As a natural side-effect of its use as a medium for information storage and communication, the internet has become an extensive record of human history, at least in the last few decades. It’s understandable, then, why two scientists would be working on a way to use this massive repository of our existence to predict future events.
Kira Radinsky of the Technion–Israel Institute of Technology and Eric Horvitz of Microsoft Research recently published a paper entitled “Mining the Web to Predict Future Events” outlining their attempts at devising an intelligent system that could “forecast forthcoming events of interest” by scouring Wikipedia, over two decades of stories from the New York Times and 90 other web resources — at least to start with.
The idea is to automate the process of identifying important occurrences, extracting the relevant information and forming a “generalisation of sequences of events” in order to pick out patterns and hopefully, have a go at guessing what comes next. If such a system proved accurate enough, it could be used as an early-warning system.
But forging a cybernetic crystal ball is no easy task. As mentioned, the system would need to find similar events and link them together. The paper itself provides the following example of operation:
In particular, we define and extract from the NYT archive news storylines — sets of topically cohesive ordered segments of news that include two or more declarative independent clauses about a single story.
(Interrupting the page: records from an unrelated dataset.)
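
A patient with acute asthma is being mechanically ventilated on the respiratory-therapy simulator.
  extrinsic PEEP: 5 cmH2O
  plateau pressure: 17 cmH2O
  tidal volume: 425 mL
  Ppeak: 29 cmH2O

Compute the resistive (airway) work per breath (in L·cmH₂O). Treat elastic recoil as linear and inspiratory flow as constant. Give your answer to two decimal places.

With constant inspiratory flow the resistive pressure is constant at PIP − Pplat = 29 − 17 = 12.0 cmH2O, so resistive work = 12.0 × 0.425 = 5.1 L·cmH2O.

5.10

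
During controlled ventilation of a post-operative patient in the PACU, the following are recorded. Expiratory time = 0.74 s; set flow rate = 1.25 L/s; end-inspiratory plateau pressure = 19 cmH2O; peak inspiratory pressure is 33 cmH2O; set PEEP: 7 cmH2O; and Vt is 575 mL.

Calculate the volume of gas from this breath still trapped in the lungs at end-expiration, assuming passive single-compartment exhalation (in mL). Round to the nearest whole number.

R = (PIP − Pplat)/V̇ = (33 − 19) / 1.25 = 14.0/1.25 = 11.2 cmH2O·s/L.
C = Vt/(Pplat − PEEP) = 575.0 / (19 − 7) = 575.0/12.0 = 47.917 mL/cmH2O.
τ = R × C = 11.2 × 0.04792 L/cmH2O = 0.5367 s.
Fraction remaining = e^(−Te/τ) = e^(−0.74/0.5367) = 0.2519.
Trapped volume = 575.0 × 0.2519 = 144.84 mL.

145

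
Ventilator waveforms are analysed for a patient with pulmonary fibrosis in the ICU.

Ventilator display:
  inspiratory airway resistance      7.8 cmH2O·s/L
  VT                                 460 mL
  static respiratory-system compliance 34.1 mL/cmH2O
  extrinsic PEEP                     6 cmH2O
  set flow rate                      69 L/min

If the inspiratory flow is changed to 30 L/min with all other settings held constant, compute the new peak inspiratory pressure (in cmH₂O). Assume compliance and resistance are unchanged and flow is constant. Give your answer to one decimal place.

23.4

Flow: 69 L/min ÷ 60 = 1.15 L/s.
New flow: 30 L/min ÷ 60 = 0.5 L/s.
PIP = Vt/C + R·V̇ + PEEP (constant-flow equation of motion).
Only the resistive term changes: ΔPIP = R × ΔV̇ = 7.8 × (0.5 − 1.15) = 7.8 × -0.65 = -5.07 cmH2O.
Original PIP = 460/34.1 + 7.8×1.15 + 6 = 28.46 cmH2O; new PIP = 28.46 + (-5.07) = 23.39 cmH2O.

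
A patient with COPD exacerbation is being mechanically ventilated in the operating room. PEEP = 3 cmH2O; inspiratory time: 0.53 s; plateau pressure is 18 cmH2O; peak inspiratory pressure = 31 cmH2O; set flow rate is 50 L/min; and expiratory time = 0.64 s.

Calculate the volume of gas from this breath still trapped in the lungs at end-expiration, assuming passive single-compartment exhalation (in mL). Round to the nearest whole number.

110

Flow: 50 L/min ÷ 60 = 0.8333 L/s.
Vt = flow × Ti = 0.8333 L/s × 0.53 s × 1000 mL/L = 441.65 mL.
R = (PIP − Pplat)/V̇ = (31 − 18) / 0.8333 = 13.0/0.8333 = 15.601 cmH2O·s/L.
C = Vt/(Pplat − PEEP) = 441.65 / (18 − 3) = 441.65/15.0 = 29.443 mL/cmH2O.
τ = R × C = 15.601 × 0.02944 L/cmH2O = 0.4593 s.
Fraction remaining = e^(−Te/τ) = e^(−0.64/0.4593) = 0.2482.
Trapped volume = 441.65 × 0.2482 = 109.62 mL.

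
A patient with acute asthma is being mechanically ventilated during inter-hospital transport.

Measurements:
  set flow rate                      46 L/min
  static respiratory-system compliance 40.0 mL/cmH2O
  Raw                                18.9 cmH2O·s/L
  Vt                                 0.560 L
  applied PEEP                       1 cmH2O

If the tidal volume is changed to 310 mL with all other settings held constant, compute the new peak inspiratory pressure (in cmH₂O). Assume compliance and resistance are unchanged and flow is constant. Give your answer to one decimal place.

Flow: 46 L/min ÷ 60 = 0.7667 L/s.
PIP = Vt/C + R·V̇ + PEEP (constant-flow equation of motion).
Only the elastic term changes: ΔPIP = ΔVt / C = (310 − 560) / 40.0 = -6.25 cmH2O.
Original PIP = 560/40.0 + 18.9×0.7667 + 1 = 29.491 cmH2O; new PIP = 29.491 + (-6.25) = 23.241 cmH2O.

23.2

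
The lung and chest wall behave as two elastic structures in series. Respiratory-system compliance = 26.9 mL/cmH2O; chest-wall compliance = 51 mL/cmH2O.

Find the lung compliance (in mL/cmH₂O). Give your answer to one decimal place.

56.9

1/CL = 1/Crs − 1/Ccw.
1/CL = 1/26.9 − 1/51 = 0.01757.
CL = 56.915 mL/cmH2O.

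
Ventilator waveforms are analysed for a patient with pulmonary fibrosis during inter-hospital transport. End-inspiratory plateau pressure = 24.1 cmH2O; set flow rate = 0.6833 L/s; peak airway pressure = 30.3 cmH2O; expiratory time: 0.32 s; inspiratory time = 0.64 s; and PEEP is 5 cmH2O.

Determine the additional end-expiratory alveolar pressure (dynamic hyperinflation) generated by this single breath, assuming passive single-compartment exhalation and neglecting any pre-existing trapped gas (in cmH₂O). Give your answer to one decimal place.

Vt = flow × Ti = 0.6833 L/s × 0.64 s × 1000 mL/L = 437.31 mL.
R = (PIP − Pplat)/V̇ = (30.3 − 24.1) / 0.6833 = 6.2/0.6833 = 9.074 cmH2O·s/L.
C = Vt/(Pplat − PEEP) = 437.31 / (24.1 − 5) = 437.31/19.1 = 22.896 mL/cmH2O.
τ = R × C = 9.074 × 0.0229 L/cmH2O = 0.2078 s.
Fraction remaining = e^(−Te/τ) = e^(−0.32/0.2078) = 0.2144; trapped volume = 437.31 × 0.2144 = 93.759 mL.
Additional alveolar pressure from trapping ≈ V_trapped / C = 93.759 / 22.896 = 4.095 cmH2O.

4.1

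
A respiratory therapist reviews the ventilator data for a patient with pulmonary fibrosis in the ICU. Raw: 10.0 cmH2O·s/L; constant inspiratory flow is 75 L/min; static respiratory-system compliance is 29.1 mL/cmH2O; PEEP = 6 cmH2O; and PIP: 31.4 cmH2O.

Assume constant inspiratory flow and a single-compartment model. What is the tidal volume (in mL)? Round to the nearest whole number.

Flow: 75 L/min ÷ 60 = 1.25 L/s.
Equation of motion (constant flow): PIP = Vt/C + R·V̇ + PEEP.
Vt/C = PIP − R·V̇ − PEEP = 31.4 − 12.5 − 6 = 12.9 cmH2O.
Vt = C × 12.9 = 29.1 × 12.9 = 375.39 mL.

375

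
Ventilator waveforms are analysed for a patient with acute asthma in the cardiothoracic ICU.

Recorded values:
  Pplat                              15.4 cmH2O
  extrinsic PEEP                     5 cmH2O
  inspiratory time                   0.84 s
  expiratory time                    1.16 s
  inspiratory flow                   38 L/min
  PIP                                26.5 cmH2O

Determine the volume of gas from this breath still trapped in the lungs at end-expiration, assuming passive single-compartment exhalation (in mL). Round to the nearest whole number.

146

Flow: 38 L/min ÷ 60 = 0.6333 L/s.
Vt = flow × Ti = 0.6333 L/s × 0.84 s × 1000 mL/L = 531.97 mL.
R = (PIP − Pplat)/V̇ = (26.5 − 15.4) / 0.6333 = 11.1/0.6333 = 17.527 cmH2O·s/L.
C = Vt/(Pplat − PEEP) = 531.97 / (15.4 − 5) = 531.97/10.4 = 51.151 mL/cmH2O.
τ = R × C = 17.527 × 0.05115 L/cmH2O = 0.8965 s.
Fraction remaining = e^(−Te/τ) = e^(−1.16/0.8965) = 0.2742.
Trapped volume = 531.97 × 0.2742 = 145.87 mL.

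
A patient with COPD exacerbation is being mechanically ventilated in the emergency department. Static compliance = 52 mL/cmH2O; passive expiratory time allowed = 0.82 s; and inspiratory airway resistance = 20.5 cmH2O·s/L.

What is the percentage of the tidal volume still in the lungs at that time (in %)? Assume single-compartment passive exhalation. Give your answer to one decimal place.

46.3

τ = R × C = 20.5 × 52 mL/cmH2O = 20.5 × 0.052 L/cmH2O = 1.066 s.
Passive exhalation: V(t)/V₀ = e^(−t/τ) = e^(−0.82/1.066) = 0.4634.
Fraction remaining = 0.4634 → 46.34%.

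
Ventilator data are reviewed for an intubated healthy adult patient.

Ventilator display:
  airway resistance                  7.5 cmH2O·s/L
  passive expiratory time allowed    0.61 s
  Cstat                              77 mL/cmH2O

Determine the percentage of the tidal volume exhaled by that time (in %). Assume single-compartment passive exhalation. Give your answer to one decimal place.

τ = R × C = 7.5 × 77 mL/cmH2O = 7.5 × 0.077 L/cmH2O = 0.5775 s.
Passive exhalation: V(t)/V₀ = e^(−t/τ) = e^(−0.61/0.5775) = 0.3477.
Fraction exhaled = 1 − 0.3477 = 0.6523 → 65.23%.

65.2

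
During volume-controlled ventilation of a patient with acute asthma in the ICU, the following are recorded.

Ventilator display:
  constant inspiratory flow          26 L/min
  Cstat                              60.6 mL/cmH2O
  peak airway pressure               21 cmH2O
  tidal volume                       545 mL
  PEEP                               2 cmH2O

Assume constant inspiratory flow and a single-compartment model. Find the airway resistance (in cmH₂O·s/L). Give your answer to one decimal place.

23.1

Flow: 26 L/min ÷ 60 = 0.4333 L/s.
Equation of motion (constant flow): PIP = Vt/C + R·V̇ + PEEP.
R·V̇ = PIP − Vt/C − PEEP = 21 − 545/60.6 − 2 = 21 − 8.993 − 2 = 10.007 cmH2O.
R = 10.007 / 0.4333 = 23.095 cmH2O·s/L.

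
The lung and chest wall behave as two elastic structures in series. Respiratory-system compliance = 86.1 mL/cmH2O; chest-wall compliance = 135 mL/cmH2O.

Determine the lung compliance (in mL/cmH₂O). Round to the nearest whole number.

1/CL = 1/Crs − 1/Ccw.
1/CL = 1/86.1 − 1/135 = 0.004207.
CL = 237.7 mL/cmH2O.

238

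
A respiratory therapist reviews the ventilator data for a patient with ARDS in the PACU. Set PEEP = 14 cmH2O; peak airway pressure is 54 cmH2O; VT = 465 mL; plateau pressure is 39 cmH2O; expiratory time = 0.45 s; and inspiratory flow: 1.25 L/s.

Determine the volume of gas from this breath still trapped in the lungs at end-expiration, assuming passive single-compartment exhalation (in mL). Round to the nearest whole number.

62

R = (PIP − Pplat)/V̇ = (54 − 39) / 1.25 = 15.0/1.25 = 12.0 cmH2O·s/L.
C = Vt/(Pplat − PEEP) = 465.0 / (39 − 14) = 465.0/25.0 = 18.6 mL/cmH2O.
τ = R × C = 12.0 × 0.0186 L/cmH2O = 0.2232 s.
Fraction remaining = e^(−Te/τ) = e^(−0.45/0.2232) = 0.1332.
Trapped volume = 465.0 × 0.1332 = 61.938 mL.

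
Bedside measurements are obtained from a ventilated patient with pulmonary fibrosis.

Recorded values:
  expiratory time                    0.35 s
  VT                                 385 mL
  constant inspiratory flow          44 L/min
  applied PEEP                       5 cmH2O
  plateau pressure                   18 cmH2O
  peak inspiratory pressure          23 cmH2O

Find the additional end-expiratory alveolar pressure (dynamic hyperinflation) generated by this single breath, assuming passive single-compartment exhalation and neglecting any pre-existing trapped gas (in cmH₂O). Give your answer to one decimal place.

2.3

Flow: 44 L/min ÷ 60 = 0.7333 L/s.
R = (PIP − Pplat)/V̇ = (23 − 18) / 0.7333 = 5.0/0.7333 = 6.818 cmH2O·s/L.
C = Vt/(Pplat − PEEP) = 385.0 / (18 − 5) = 385.0/13.0 = 29.615 mL/cmH2O.
τ = R × C = 6.818 × 0.02962 L/cmH2O = 0.2019 s.
Fraction remaining = e^(−Te/τ) = e^(−0.35/0.2019) = 0.1767; trapped volume = 385.0 × 0.1767 = 68.03 mL.
Additional alveolar pressure from trapping ≈ V_trapped / C = 68.03 / 29.615 = 2.297 cmH2O.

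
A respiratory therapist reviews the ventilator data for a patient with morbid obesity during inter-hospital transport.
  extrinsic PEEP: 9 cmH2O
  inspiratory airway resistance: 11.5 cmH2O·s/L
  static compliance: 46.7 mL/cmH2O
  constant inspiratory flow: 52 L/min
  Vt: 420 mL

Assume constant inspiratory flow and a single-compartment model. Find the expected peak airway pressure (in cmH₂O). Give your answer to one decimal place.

Flow: 52 L/min ÷ 60 = 0.8667 L/s.
Equation of motion (constant flow): PIP = Vt/C + R·V̇ + PEEP.
PIP = 420/46.7 + 11.5×0.8667 + 9 = 8.994 + 9.967 + 9 = 27.961 cmH2O.

28.0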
As an example, the following events form a storyline: (drought in Africa, 02/17/2006), (storm in Rwanda, 01/26/2007), (flood in Rwanda, 01/27/2007), (cholera outbreak in Rwanda, 01/30/2007).
Then these events need to be generalised, so “flood in Rwanda” would become “flood in an African country”. The system then breaks down countries, causes, etc, into entities, which it can then feed into the appropriate predictive algorithms.
The paper then delves into these algorithms which, as you can imagine, are quite complicated. Sufficed to say, it’s only in recent times that we’ve had access to enough computational power to make such a system feasible. Whether it’ll be accurate enough is another question entirely, but given enough sources of information, processing grunt and formulas… who knows?